The Institute of Physics and Engineering in Medicine (IPEM) has announced the winners of its two 2019 journal awards: the Roberts Prize for the best paper published in Physics in Medicine & Biology (PMB) during the previous year, and the Martin Black Prize for the best paper published last year in Physiological Measurement (PMEA). These annual prizes are jointly awarded by IPEM and the journals’ publisher, IOP Publishing.
The Roberts’ Prize was awarded to Sonja Schellhammer, Aswin Hoffmann and co-authors at OncoRay and IBA. Their winning paper, Integrating a low-field open MR scanner with a static proton research beam line: proof of concept, examines the feasibility of performing real-time MR imaging during proton therapy to improve targeting accuracy (Phys. Med. Biol. 10.1088/1361-6560/aaece8).
The team integrated an MR scanner with a static proton research beam line and tested the MRI performance without the proton beam. MR images of a healthy volunteer and a patient with a soft-tissue sarcoma were sufficient for target volume definition and positioning. Phantom images recorded with and without the proton beam showed no beam-induced image degradation.
The researchers also imaged a sausage sample, without the beam, with energized beam line magnets and during proton irradiation. Difference images between the three conditions revealed a sub-millimetre shift in frequency-encoding direction, which can be corrected for. No additional artefacts or deformations were seen, indicating that neither the beam line magnets nor the beam itself degraded the images.
MRI guidance is feasible for proton therapy
“We are delighted and honoured that our article on the world’s first prototype system that combines an in-beam MRI scanner with a horizontal proton research beam line has been awarded the 2019 Roberts’ Prize,” says Hoffmann. “The appreciation for our work shows that there is a strong scientific interest and urge in efforts to explore the capabilities of MRI-guided proton therapy.”
Analysing big data
The Martin Black Prize was won by John Prince, Siddharth Arora and Maarten de Vos from the University of Oxford. Their paper, Big data in Parkinson’s disease: using smartphones to remotely detect longitudinal disease phenotypes, analysed finger tapping and memory test data collected using smartphones to better understand the longitudinal characteristics of Parkinson’s disease (Physiol. Meas. 10.1088/1361-6579/aab512).

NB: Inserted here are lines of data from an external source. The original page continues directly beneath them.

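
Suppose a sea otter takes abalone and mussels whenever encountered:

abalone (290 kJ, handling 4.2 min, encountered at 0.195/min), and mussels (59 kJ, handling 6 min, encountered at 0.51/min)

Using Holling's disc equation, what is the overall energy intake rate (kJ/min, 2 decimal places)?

Energy encountered per unit search time: 0.195×290 + 0.51×59 = 86.64 kJ/min.
Handling time per unit search time: 0.195×4.2 + 0.51×6 = 3.879.
Rate = 86.64/(1 + 3.879) = 17.76 kJ/min.

17.76 kJ/min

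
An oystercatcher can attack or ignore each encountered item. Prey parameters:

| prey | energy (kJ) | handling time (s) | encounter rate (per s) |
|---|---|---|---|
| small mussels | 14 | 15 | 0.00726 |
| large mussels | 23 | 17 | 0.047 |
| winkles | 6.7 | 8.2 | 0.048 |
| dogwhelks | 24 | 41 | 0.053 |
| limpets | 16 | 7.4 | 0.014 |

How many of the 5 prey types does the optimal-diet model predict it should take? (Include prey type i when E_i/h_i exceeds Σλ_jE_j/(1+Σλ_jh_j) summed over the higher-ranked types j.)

E/h in descending order: limpets 2.16, large mussels 1.35, small mussels 0.933, winkles 0.817, dogwhelks 0.585 kJ/s. The optimal diet is the largest prefix of this list for which every included type satisfies E_i/h_i > R on the types above it.
Rate on top 1: 0.203. large mussels: 1.35 > 0.203 → include.
Rate on top 2: 0.6859. small mussels: 0.933 > 0.6859 → include.
Rate on top 3: 0.6993. winkles: 0.817 > 0.6993 → include.
Rate on top 4: 0.7186. dogwhelks: 0.585 < 0.7186 → exclude; stop.
Optimal diet: limpets, large mussels, small mussels, winkles — 4 of 5 types.

4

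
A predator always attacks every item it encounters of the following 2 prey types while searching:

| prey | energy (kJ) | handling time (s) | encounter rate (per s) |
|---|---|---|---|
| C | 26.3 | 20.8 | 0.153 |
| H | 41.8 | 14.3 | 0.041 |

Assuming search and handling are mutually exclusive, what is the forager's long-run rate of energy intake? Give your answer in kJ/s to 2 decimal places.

1.20 kJ/s

Energy encountered per unit search time: 0.153×26.3 + 0.041×41.8 = 5.738 kJ/s.
Handling time per unit search time: 0.153×20.8 + 0.041×14.3 = 3.769.
Rate = 5.738/(1 + 3.769) = 1.203 kJ/s.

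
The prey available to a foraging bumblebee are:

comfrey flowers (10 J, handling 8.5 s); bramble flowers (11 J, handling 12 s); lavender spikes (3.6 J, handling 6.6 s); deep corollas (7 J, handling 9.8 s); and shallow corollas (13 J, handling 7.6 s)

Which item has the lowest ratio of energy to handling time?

In descending order of E/h:
shallow corollas: 13/7.6 = 1.71 J/s
comfrey flowers: 10/8.5 = 1.18 J/s
bramble flowers: 11/12 = 0.917 J/s
deep corollas: 7/9.8 = 0.714 J/s
lavender spikes: 3.6/6.6 = 0.545 J/s

lavender spikes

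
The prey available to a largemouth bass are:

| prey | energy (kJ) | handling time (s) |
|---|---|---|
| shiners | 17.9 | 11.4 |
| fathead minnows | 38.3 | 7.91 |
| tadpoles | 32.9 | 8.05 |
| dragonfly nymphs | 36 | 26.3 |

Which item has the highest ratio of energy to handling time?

fathead minnows

In descending order of E/h:
fathead minnows: 38.3/7.91 = 4.84 kJ/s
tadpoles: 32.9/8.05 = 4.09 kJ/s
shiners: 17.9/11.4 = 1.57 kJ/s
dragonfly nymphs: 36/26.3 = 1.37 kJ/s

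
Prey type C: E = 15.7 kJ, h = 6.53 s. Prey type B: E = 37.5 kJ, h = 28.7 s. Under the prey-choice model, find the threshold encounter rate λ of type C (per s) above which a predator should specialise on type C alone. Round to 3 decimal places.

The zero-one rule: include type B iff E₂/h₂ > λE₁/(1+λh₁). Equality gives the switch point.
λE₁h₂ = E₂ + λE₂h₁ ⇒ λ = E₂/(E₁h₂ − E₂h₁) = 37.5/(450.6 − 244.9) = 0.1823 per s.

0.182 per s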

“The application of machine learning in the neuroscience sphere has boomed over the last decade or so and it seems that with every new answer comes ten new questions,” explains Prince. “The intention of my paper was to clarify some of the ambiguity surrounding objective measurement of neurodegenerative diseases, namely Parkinson’s Disease.”

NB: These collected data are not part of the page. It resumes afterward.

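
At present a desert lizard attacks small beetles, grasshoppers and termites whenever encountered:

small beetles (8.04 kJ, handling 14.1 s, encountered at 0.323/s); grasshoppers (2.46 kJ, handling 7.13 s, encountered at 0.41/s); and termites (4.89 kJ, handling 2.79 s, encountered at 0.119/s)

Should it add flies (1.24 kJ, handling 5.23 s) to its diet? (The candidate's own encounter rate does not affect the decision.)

No

On small beetles, grasshoppers and termites alone, R = ΣλE/(1+Σλh) = 4.187/8.81 = 0.4753 kJ/s.
Profitability of flies: 1.24/5.23 = 0.2371 kJ/s.
0.2371 < 0.4753, so adding flies would lower the average — exclude it.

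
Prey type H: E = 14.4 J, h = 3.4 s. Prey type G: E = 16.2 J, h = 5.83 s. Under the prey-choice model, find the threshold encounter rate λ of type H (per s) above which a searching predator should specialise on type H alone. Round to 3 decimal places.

0.561 per s

At the threshold, the rate on type H alone equals the profitability of type G: λ·14.4/(1 + λ·3.4) = 16.2/5.83 = 2.779.
Rearranging, λ(14.4 − 2.779×3.4) = 2.779, so λ = 2.779/4.952 = 0.5611 per s.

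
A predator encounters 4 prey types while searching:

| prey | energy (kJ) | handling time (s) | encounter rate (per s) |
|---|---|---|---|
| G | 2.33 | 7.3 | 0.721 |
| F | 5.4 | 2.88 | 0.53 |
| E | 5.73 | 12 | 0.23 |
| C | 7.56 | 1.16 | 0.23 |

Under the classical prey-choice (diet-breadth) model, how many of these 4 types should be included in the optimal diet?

E/h in descending order: C 6.52, F 1.88, E 0.478, G 0.319 kJ/s. The optimal diet is the largest prefix of this list for which every included type satisfies E_i/h_i > R on the types above it.
Rate on top 1: 1.373. F: 1.88 > 1.373 → include.
Rate on top 2: 1.647. E: 0.478 < 1.647 → exclude; stop.
Optimal diet: C, F — 2 of 4 types.

2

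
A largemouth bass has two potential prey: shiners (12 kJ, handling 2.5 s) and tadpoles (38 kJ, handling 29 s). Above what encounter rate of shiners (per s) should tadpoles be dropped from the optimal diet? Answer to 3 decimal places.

At the threshold, the rate on shiners alone equals the profitability of tadpoles: λ·12/(1 + λ·2.5) = 38/29 = 1.31.
Rearranging, λ(12 − 1.31×2.5) = 1.31, so λ = 1.31/8.724 = 0.1502 per s.

0.150 per s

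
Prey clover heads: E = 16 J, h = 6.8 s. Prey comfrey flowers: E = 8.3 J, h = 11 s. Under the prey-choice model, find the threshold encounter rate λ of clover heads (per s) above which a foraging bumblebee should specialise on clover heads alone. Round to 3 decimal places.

0.069 per s

Drop comfrey flowers once their profitability E₂/h₂ falls below the rate achievable on clover heads alone: E₂/h₂ = λE₁/(1 + λh₁).
Solve for λ: λE₁h₂ = E₂(1 + λh₁) → λ(E₁h₂ − E₂h₁) = E₂ → λ = E₂/(E₁h₂ − E₂h₁).
λ = 8.3/(16×11 − 8.3×6.8) = 8.3/119.6 = 0.06942 per s.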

Prince notes that the biggest challenge shared by all artificial intelligence systems in healthcare is how well algorithms perform when used by consumers outside of a clinical environment. “My paper showed how by just using an iPhone regularly in day-to-day life it’s possible to detect neurodegeneration, whilst also highlighting the current shortcomings in the current clinical measurement techniques,” he says.
The suite of algorithms presented in the paper and subsequent publications are scalable to large amounts of longitudinal data. They are also memory efficient, meaning they can easily run on most wearable devices and give real-time feedback to either the user or a clinician.

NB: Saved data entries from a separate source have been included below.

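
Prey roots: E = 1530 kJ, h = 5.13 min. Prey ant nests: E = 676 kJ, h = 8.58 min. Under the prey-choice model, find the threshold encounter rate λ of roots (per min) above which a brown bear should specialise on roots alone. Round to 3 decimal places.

0.070 per min

Drop ant nests once their profitability E₂/h₂ falls below the rate achievable on roots alone: E₂/h₂ = λE₁/(1 + λh₁).
Solve for λ: λE₁h₂ = E₂(1 + λh₁) → λ(E₁h₂ − E₂h₁) = E₂ → λ = E₂/(E₁h₂ − E₂h₁).
λ = 676/(1530×8.58 − 676×5.13) = 676/9660 = 0.06998 per min.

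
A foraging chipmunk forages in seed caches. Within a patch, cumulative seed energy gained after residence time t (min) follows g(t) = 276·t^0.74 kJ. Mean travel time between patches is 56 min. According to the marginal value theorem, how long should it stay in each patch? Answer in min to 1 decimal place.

159.4 min

By the marginal value theorem, leave when the instantaneous gain rate g'(t) equals the habitat-wide average g(t)/(T + t).
g'(t) = 0.74·276·t^-0.26. Setting 0.74·276·t^-0.26 = 276·t^0.74/(56+t) gives 0.74(56+t) = t, so 0.26·t = 0.74×56.
t* = 0.74×56/0.26 = 159.4 min.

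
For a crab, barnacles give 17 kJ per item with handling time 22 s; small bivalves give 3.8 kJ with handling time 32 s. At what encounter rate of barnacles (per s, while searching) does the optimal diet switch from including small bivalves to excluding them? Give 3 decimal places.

0.008 per s

At the threshold, the rate on barnacles alone equals the profitability of small bivalves: λ·17/(1 + λ·22) = 3.8/32 = 0.1187.
Rearranging, λ(17 − 0.1187×22) = 0.1187, so λ = 0.1187/14.39 = 0.008254 per s.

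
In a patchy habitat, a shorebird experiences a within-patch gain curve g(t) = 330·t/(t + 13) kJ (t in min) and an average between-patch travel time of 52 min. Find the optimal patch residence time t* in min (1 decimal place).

26.0 min

Maximise g(t)/(T+t): set derivative to zero → g'(t)(T+t) = g(t).
g'(t) = 330·13/(t + 13)². Setting 330·13/(t+13)² = 330t/[(t+13)(52+t)] gives 13(52+t) = t(t+13), so t² = 13×52 = 676.
t* = √676 = 26 min.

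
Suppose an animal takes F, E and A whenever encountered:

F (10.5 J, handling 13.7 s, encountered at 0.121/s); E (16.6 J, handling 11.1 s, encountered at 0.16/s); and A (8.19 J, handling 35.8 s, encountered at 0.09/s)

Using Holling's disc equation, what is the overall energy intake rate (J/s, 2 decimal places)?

R = (0.121×10.5 + 0.16×16.6 + 0.09×8.19) / (1 + 0.121×13.7 + 0.16×11.1 + 0.09×35.8) = 4.664/7.656 = 0.6092 J/s.

0.61 J/s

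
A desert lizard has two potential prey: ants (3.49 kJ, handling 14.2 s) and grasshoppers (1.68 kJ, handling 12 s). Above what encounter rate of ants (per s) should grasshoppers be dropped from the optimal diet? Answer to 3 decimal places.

0.093 per s

At the threshold, the rate on ants alone equals the profitability of grasshoppers: λ·3.49/(1 + λ·14.2) = 1.68/12 = 0.14.
Rearranging, λ(3.49 − 0.14×14.2) = 0.14, so λ = 0.14/1.502 = 0.09321 per s.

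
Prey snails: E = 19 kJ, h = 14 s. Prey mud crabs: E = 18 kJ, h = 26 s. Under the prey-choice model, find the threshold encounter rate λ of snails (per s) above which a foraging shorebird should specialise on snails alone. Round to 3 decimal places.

0.074 per s

Drop mud crabs once their profitability E₂/h₂ falls below the rate achievable on snails alone: E₂/h₂ = λE₁/(1 + λh₁).
Solve for λ: λE₁h₂ = E₂(1 + λh₁) → λ(E₁h₂ − E₂h₁) = E₂ → λ = E₂/(E₁h₂ − E₂h₁).
λ = 18/(19×26 − 18×14) = 18/242 = 0.07438 per s.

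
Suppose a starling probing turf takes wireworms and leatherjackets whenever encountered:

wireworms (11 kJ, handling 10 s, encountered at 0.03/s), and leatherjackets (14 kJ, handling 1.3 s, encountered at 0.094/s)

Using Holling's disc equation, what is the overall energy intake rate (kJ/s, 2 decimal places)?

Energy encountered per unit search time: 0.03×11 + 0.094×14 = 1.646 kJ/s.
Handling time per unit search time: 0.03×10 + 0.094×1.3 = 0.4222.
Rate = 1.646/(1 + 0.4222) = 1.157 kJ/s.

1.16 kJ/s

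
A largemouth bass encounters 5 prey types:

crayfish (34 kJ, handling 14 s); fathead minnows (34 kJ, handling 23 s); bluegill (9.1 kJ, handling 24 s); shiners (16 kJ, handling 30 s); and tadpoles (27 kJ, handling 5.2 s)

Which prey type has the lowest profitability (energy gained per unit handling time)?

bluegill

In descending order of E/h:
tadpoles: 27/5.2 = 5.19 kJ/s
crayfish: 34/14 = 2.43 kJ/s
fathead minnows: 34/23 = 1.48 kJ/s
shiners: 16/30 = 0.533 kJ/s
bluegill: 9.1/24 = 0.379 kJ/s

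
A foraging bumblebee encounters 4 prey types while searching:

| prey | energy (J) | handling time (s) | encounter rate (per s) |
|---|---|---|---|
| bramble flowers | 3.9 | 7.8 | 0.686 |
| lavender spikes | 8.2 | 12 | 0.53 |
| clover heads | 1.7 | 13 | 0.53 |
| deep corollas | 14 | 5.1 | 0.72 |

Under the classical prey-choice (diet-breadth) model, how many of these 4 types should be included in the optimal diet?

Rank by E/h (J/s): deep corollas 2.75, lavender spikes 0.683, bramble flowers 0.5, clover heads 0.131. Include each in turn until the next type's E/h falls below the running intake rate.
Rate on top 1: 2.158. lavender spikes: 0.683 < 2.158 → exclude; stop.
Optimal diet: deep corollas — 1 of 4 types.

1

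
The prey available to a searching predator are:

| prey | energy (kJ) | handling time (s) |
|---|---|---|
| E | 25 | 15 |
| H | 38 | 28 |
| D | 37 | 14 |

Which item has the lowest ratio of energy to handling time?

H

Profitability E/h (kJ/s): E = 25/15 = 1.67, H = 38/28 = 1.36, D = 37/14 = 2.64.
Ranked: D > E > H.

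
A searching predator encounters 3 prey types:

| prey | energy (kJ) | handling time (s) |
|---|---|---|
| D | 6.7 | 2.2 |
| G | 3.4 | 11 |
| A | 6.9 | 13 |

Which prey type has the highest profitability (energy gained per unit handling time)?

In descending order of E/h:
D: 6.7/2.2 = 3.05 kJ/s
A: 6.9/13 = 0.531 kJ/s
G: 3.4/11 = 0.309 kJ/s

D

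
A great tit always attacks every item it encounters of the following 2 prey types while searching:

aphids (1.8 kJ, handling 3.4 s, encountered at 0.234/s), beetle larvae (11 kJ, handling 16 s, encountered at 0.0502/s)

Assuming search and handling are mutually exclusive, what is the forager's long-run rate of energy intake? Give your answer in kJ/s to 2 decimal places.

R = Σλ_iE_i / (1 + Σλ_ih_i)
Numerator: 0.234×1.8 + 0.0502×11 = 0.9734
Denominator: 1 + 0.234×3.4 + 0.0502×16 = 2.599
R = 0.9734/2.599 = 0.3746 kJ/s

0.37 kJ/s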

“I think the same goal is common across both academia and industry and is independent of application – be it neuroscience, cardiology, drug delivery, or genomics – and that is to create affordable and robust algorithms that can be put into the hands of users across the globe to not only improve but also widen access to healthcare,” says Prince.
Journals award ‘best paper’ prizes
Prince and Schellhammer have both been invited to present their papers at IPEM’s annual Medical Physics and Engineering Conference (MPEC), to be held in Bristol in September.